The Philippine Islands must, atone time, have been a complete nest of volcanoes. With one exception, they are now all inactive; but traces of them were met with at every step of our progress through the higher districts of the country, in the form of circular pools of stagnant water, and masses of lava which still emit a most disagreeable odour when they are stirred up. On the top of a high hill, near St. Pablo, I came unexpectedly on the remains of a still more recent volcano. The trees in its vicinity were in a most unhealthy state, many of their roots and branches being decayed. Sometimes I sunk nearly up to the knees amongst burnt-looking earth, which emitted a strong sulphureous smell; and, as none of the natives were with me, I was sometimes afraid of getting into the mouth of the crater, and going down altogether.

The Island of Luzon, of which Manila is the capital, is very like Java and other parts of the straits. It is very hilly, but extremely fertile, and affords a most striking contrast to the barren shores of the south of China which I had just left. Large crops of rice are produced on the low lands which are capable of being flooded. Sugar and tobacco are grown on such ground as would produce good wheat in England; and coffee and chocolate trees are planted on the sides of the hills. The Manila mango is considered one of the finest in the world, not inferior to that which is produced near Bombay. Cocoa-nuts, plantains, bananas, and other tropical fruits abound, and are to be had in great perfection. Besides these oranges are also cultivated; but they are inferior to those of China and Europe; indeed, as might be expected, all the fruits, natives of more northern latitudes, which we find in these islands, are far surpassed by the same kinds which grow in climates more congenial to their nature. The vine is largely cultivated, but it produces grapes of a very inferior quality.

The mountainous portions of the country are for the most part in a state of nature, being covered with trees, and with brushwood; which in some places is so thick that I had to employ the Indians to cut a way through it with small billhooks which they kept for the purpose. In other parts, the tops of the tall trees form a mass so dense, that no ray ever shines through them. The ground on the sides of these mountains is always in a moist and slimy condition; and is the habitation of millions of leeches.
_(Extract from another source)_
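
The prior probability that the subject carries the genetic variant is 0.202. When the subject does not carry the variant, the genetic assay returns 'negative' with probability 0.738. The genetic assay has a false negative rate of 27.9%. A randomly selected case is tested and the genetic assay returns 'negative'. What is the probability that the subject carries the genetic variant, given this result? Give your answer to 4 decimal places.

Write H for 'the subject carries the genetic variant'. Prior odds H:¬H = 0.202/0.798 = 0.25313. For the 'negative' outcome, the likelihood ratio is 0.279/0.738 = 0.37805.
Posterior odds = 0.25313 × 0.37805 = 0.095697, so P(H|E) = 0.095697/(1+0.095697) = 0.0873.

P(H | E) ≈ 0.0873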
In my first excursion to the mountains I observed the feet and legs of the Indians, who were cutting a path for me, covered with blood, and at first I fancied that they must have wounded themselves with the thorny shrubs which they were cutting. On inquiry, however, I found that it was the leeches that were doing the mischief, and in a very little time I had a good many specimens of their powers upon my own skin. There were two species, one a small linear one, and the other nearly round. "Whenever the former fixed upon the Indians, they invariably pulled it off, but they never interfered with the little round one. I found that the reason for this was, that the latter, if taken off by force, would leave a very painful wound; but that, if allowed to suck until it was full, it would drop off, of its own accord, and leave scarcely a mark; the other species might be taken off with impunity. At first, when they fixed themselves upon me, which they did through my stockings, I set to work to pull them off, without regard to species, although warned by the natives of the impropriety of doing so. In a short time my legs were covered with blood, and the wounds annoyed me with a kind of itching soreness for several days afterwards.
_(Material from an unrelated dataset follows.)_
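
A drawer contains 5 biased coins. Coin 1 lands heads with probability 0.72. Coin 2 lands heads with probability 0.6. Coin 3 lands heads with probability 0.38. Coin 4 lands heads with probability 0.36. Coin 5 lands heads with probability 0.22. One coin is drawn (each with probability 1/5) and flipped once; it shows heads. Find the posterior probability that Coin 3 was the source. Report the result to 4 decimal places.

P(heads|C1) = 0.72; P(heads|C2) = 0.6; P(heads|C3) = 0.38; P(heads|C4) = 0.36; P(heads|C5) = 0.22.
Prior × likelihood for each source: 0.2·0.72=0.1440, 0.2·0.6=0.1200, 0.2·0.38=0.07600, 0.2·0.36=0.07200, 0.2·0.22=0.04400. Summing gives P(heads) = 0.45600.
P(Coin 3 | heads) = 0.07600 / 0.45600 = 0.1667.

Posterior probability ≈ 0.1667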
With the exception of the Orchids, the Philippines are not very rich in plants of an ornamental kind. As far as I had an opportunity of judging, the vegetation of Luzon bears a great resemblance to the island of Java and the other parts of the Malay Archipelago. The country is, however, very rich in birds and shells, and many of the land species of the latter are extremely valuable. Mr. Cuming, who is well known in this part of the world, made very large collections of them, and has already distributed them over the greater part of Europe and America.